Of course, marrying a poet was one thing, but fathering a son who preferred burying his face in poetry books to hunting...well, that wasn't how Baba had envisioned it, I suppose. Real men didn't read poetry – and God forbid they should ever write it! Real men – real boys – played soccer just as Baba had when he had been young. [...]. He signed me up for soccer teams to stir the same passion in me. But I was pathetic, a blundering liability to my own team, always in the way of an opportune pass or unwittingly blocking an open lane. I shambled about the field on scraggly legs, squalled for passes that never came my way. And the harder I tried, waving my arms over my head frantically and screeching, "I'm open! I'm open!" the more I went ignored. (3.40)

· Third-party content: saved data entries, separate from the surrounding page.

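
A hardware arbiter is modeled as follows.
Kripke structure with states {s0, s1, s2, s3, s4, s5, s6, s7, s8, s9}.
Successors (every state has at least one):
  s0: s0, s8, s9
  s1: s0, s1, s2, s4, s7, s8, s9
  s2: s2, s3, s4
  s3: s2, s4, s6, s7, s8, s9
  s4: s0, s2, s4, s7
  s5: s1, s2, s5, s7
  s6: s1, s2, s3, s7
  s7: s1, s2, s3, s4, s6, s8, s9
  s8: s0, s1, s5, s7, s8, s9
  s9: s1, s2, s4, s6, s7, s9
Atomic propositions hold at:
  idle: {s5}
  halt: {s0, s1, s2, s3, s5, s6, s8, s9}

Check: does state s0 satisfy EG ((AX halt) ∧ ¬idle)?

Sat(AX halt) = {s : every successor in {s0, s1, s2, s3, s5, s6, s8, s9}} = {s0}
Sat(¬idle) = {s0, s1, s2, s3, s4, s6, s7, s8, s9}
Sat((AX halt) ∧ ¬idle) = {s0}
EG ((AX halt) ∧ ¬idle): greatest fixpoint, start Z0 = {s0}, keep only states in Sat with some successor in Z. Already a fixed point.
Sat(EG ((AX halt) ∧ ¬idle)) = {s0}
s0 ∈ Sat(EG ((AX halt) ∧ ¬idle)) = {s0}, so the formula holds at s0.

Yes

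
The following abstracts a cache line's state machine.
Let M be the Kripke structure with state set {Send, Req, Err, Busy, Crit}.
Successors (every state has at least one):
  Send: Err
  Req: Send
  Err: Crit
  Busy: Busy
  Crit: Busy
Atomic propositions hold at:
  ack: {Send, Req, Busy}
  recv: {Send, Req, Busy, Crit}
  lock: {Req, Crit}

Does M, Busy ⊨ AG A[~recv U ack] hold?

Sat(~recv) = {Err}
A[~recv U ack]: least fixpoint, start Z0 = Sat(ack) = {Send, Req, Busy}, add states in Sat(~recv) with every successor in Z. Already a fixed point.
Sat(A[~recv U ack]) = {Send, Req, Busy}
AG A[~recv U ack]: greatest fixpoint, start Z0 = {Send, Req, Busy}, keep only states in Sat with every successor in Z. Z1 = {Req, Busy}; Z2 = {Busy}; fixed.
Sat(AG A[~recv U ack]) = {Busy}
Busy ∈ Sat(AG A[~recv U ack]) = {Busy}, so the formula holds at Busy.

Yes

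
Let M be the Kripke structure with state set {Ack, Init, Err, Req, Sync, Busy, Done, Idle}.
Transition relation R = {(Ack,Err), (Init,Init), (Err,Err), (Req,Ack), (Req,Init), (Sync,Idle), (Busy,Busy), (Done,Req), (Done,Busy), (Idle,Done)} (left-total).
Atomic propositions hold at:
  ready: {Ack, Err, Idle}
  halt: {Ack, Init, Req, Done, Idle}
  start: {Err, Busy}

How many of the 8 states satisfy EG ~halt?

2

Sat(~halt) = {Err, Sync, Busy}
EG ~halt: greatest fixpoint, start Z0 = {Err, Sync, Busy}, keep only states in Sat with some successor in Z. Z1 = {Err, Busy}; fixed.
Sat(EG ~halt) = {Err, Busy}
|Sat(EG ~halt)| = |{Err, Busy}| = 2.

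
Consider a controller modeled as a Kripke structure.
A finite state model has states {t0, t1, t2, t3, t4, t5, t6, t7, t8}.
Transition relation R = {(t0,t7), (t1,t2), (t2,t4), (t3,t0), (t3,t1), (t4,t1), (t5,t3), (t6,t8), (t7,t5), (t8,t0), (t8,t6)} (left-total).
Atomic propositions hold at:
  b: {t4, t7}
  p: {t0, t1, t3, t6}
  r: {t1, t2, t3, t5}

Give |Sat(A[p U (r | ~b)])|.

7

Sat(~b) = {t0, t1, t2, t3, t5, t6, t8}
Sat(r | ~b) = {t0, t1, t2, t3, t5, t6, t8}
A[p U (r | ~b)]: least fixpoint, start Z0 = Sat((r | ~b)) = {t0, t1, t2, t3, t5, t6, t8}, add states in Sat(p) with every successor in Z. Already a fixed point.
Sat(A[p U (r | ~b)]) = {t0, t1, t2, t3, t5, t6, t8}
|Sat(A[p U (r | ~b)])| = |{t0, t1, t2, t3, t5, t6, t8}| = 7.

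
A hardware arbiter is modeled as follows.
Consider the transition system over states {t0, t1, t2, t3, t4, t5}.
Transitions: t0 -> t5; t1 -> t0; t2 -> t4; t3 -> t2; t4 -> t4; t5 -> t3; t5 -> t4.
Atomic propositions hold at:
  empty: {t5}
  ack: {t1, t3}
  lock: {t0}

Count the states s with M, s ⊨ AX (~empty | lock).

Sat(~empty) = {t0, t1, t2, t3, t4}
Sat(~empty | lock) = {t0, t1, t2, t3, t4}
Sat(AX (~empty | lock)) = {s : every successor in {t0, t1, t2, t3, t4}} = {t1, t2, t3, t4, t5}
|Sat(AX (~empty | lock))| = |{t1, t2, t3, t4, t5}| = 5.

5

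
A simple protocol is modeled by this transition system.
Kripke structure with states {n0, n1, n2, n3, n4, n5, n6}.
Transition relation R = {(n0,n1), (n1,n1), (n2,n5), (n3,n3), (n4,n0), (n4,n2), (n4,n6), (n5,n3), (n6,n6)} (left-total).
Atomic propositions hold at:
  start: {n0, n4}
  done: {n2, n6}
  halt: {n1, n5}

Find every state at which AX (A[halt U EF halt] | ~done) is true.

{n0, n1, n2, n3, n5}

EF halt: least fixpoint, start Z0 = {n1, n5}, add states with some successor in Z. Z1 = {n0, n1, n2, n5}; Z2 = {n0, n1, n2, n4, n5}; fixed.
Sat(EF halt) = {n0, n1, n2, n4, n5}
A[halt U EF halt]: least fixpoint, start Z0 = Sat(EF halt) = {n0, n1, n2, n4, n5}, add states in Sat(halt) with every successor in Z. Already a fixed point.
Sat(A[halt U EF halt]) = {n0, n1, n2, n4, n5}
Sat(~done) = {n0, n1, n3, n4, n5}
Sat(A[halt U EF halt] | ~done) = {n0, n1, n2, n3, n4, n5}
Sat(AX (A[halt U EF halt] | ~done)) = {s : every successor in {n0, n1, n2, n3, n4, n5}} = {n0, n1, n2, n3, n5}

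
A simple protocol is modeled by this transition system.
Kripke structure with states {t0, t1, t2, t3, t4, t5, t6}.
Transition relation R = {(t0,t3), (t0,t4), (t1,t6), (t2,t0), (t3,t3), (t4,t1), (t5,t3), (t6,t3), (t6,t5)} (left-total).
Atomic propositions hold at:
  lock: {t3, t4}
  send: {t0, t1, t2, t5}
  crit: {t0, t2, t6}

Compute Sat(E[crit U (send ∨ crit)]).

{t0, t1, t2, t5, t6}

Sat(send ∨ crit) = {t0, t1, t2, t5, t6}
E[crit U (send ∨ crit)]: least fixpoint, start Z0 = Sat((send ∨ crit)) = {t0, t1, t2, t5, t6}, add states in Sat(crit) with some successor in Z. Already a fixed point.
Sat(E[crit U (send ∨ crit)]) = {t0, t1, t2, t5, t6}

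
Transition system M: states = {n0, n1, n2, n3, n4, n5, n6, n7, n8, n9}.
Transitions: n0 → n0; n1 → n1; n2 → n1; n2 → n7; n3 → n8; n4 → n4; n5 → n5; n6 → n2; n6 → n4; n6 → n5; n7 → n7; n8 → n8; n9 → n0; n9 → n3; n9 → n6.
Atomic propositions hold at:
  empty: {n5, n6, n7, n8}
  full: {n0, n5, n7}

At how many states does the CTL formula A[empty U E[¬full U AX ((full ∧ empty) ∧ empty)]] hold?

5

Sat(¬full) = {n1, n2, n3, n4, n6, n8, n9}
Sat(full ∧ empty) = {n5, n7}
Sat((full ∧ empty) ∧ empty) = {n5, n7}
Sat(AX ((full ∧ empty) ∧ empty)) = {s : every successor in {n5, n7}} = {n5, n7}
E[¬full U AX ((full ∧ empty) ∧ empty)]: least fixpoint, start Z0 = Sat(AX ((full ∧ empty) ∧ empty)) = {n5, n7}, add states in Sat(¬full) with some successor in Z. Z1 = {n2, n5, n6, n7}; Z2 = {n2, n5, n6, n7, n9}; fixed.
Sat(E[¬full U AX ((full ∧ empty) ∧ empty)]) = {n2, n5, n6, n7, n9}
A[empty U E[¬full U AX ((full ∧ empty) ∧ empty)]]: least fixpoint, start Z0 = Sat(E[¬full U AX ((full ∧ empty) ∧ empty)]) = {n2, n5, n6, n7, n9}, add states in Sat(empty) with every successor in Z. Already a fixed point.
Sat(A[empty U E[¬full U AX ((full ∧ empty) ∧ empty)]]) = {n2, n5, n6, n7, n9}
|Sat(A[empty U E[¬full U AX ((full ∧ empty) ∧ empty)]])| = |{n2, n5, n6, n7, n9}| = 5.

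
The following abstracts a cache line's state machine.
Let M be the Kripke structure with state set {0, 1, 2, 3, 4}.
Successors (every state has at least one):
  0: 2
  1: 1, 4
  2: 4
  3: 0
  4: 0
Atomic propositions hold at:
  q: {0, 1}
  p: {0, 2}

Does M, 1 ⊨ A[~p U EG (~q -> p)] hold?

Sat(~p) = {1, 3, 4}
Sat(~q) = {2, 3, 4}
Sat(~q -> p) = {0, 1, 2}
EG (~q -> p): greatest fixpoint, start Z0 = {0, 1, 2}, keep only states in Sat with some successor in Z. Z1 = {0, 1}; Z2 = {1}; fixed.
Sat(EG (~q -> p)) = {1}
A[~p U EG (~q -> p)]: least fixpoint, start Z0 = Sat(EG (~q -> p)) = {1}, add states in Sat(~p) with every successor in Z. Already a fixed point.
Sat(A[~p U EG (~q -> p)]) = {1}
1 ∈ Sat(A[~p U EG (~q -> p)]) = {1}, so the formula holds at 1.

Yes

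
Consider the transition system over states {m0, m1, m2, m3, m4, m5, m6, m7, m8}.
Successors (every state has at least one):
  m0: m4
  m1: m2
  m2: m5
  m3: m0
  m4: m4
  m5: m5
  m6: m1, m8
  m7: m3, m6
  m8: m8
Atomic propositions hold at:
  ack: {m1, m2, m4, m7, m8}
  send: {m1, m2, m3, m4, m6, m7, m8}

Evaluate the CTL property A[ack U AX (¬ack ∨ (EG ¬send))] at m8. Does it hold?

No

Sat(¬ack) = {m0, m3, m5, m6}
Sat(¬send) = {m0, m5}
EG ¬send: greatest fixpoint, start Z0 = {m0, m5}, keep only states in Sat with some successor in Z. Z1 = {m5}; fixed.
Sat(EG ¬send) = {m5}
Sat(¬ack ∨ (EG ¬send)) = {m0, m3, m5, m6}
Sat(AX (¬ack ∨ (EG ¬send))) = {s : every successor in {m0, m3, m5, m6}} = {m2, m3, m5, m7}
A[ack U AX (¬ack ∨ (EG ¬send))]: least fixpoint, start Z0 = Sat(AX (¬ack ∨ (EG ¬send))) = {m2, m3, m5, m7}, add states in Sat(ack) with every successor in Z. Z1 = {m1, m2, m3, m5, m7}; fixed.
Sat(A[ack U AX (¬ack ∨ (EG ¬send))]) = {m1, m2, m3, m5, m7}
m8 ∉ Sat(A[ack U AX (¬ack ∨ (EG ¬send))]) = {m1, m2, m3, m5, m7}, so the formula does not hold at m8.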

Amir isn't the masculine Pashtun Baba wanted. He isn't a sports-playing, bear-hunting man of a boy. (Really, Baba wants someone like himself.) Said another way, Baba's dislikes Amir as a son. We might question Baba's definition of manhood (what if you don't like sports?) but, as a boy, Amir doesn't have that privilege. Baba is everything to him. Thus, Amir needs to acquire some manliness if he's going to gain Baba's respect. This, of course, leads to disastrous consequences.
But at the moment, I watched with horror as one of the chapandaz fell off his saddle and was trampled under a score of hooves. His body was tossed and hurled in the stampede like a rag doll, finally rolling to a stop when the melee moved on. He twitched once and lay motionless, his legs bent at unnatural angles, a pool of his blood soaking through the sand.
I began to cry.
I cried all the way back home. I remember how Baba's hands clenched around the steering wheel. Clenched and unclenched. Mostly, I will never forget Baba's valiant efforts to conceal the disgusted look on his face as he drove in silence. (3.45-47)
Baba takes Amir to a Buzkashi tournament. In this sport, a skilled horseman (chapandaz) picks up a goat carcass and tries to drop it into a special circle. The horseman does all this while being harassed by other chapandaz. Sounds pretty gory, right? The chapandaz at this particular tournament is trampled. And Amir cries on the way home, probably shocked by the violence of the sport. This disgusts Baba. (Though, in an odd act of kindness, Baba tries to hide his disgust.) Amir learns his lesson, right? Which is: If you want to be a man, don't cry and don't react to violence. This "lesson" brings up an important question: How does Baba's practice of masculinity actually prevent Amir from confessing his betrayal of Hassan?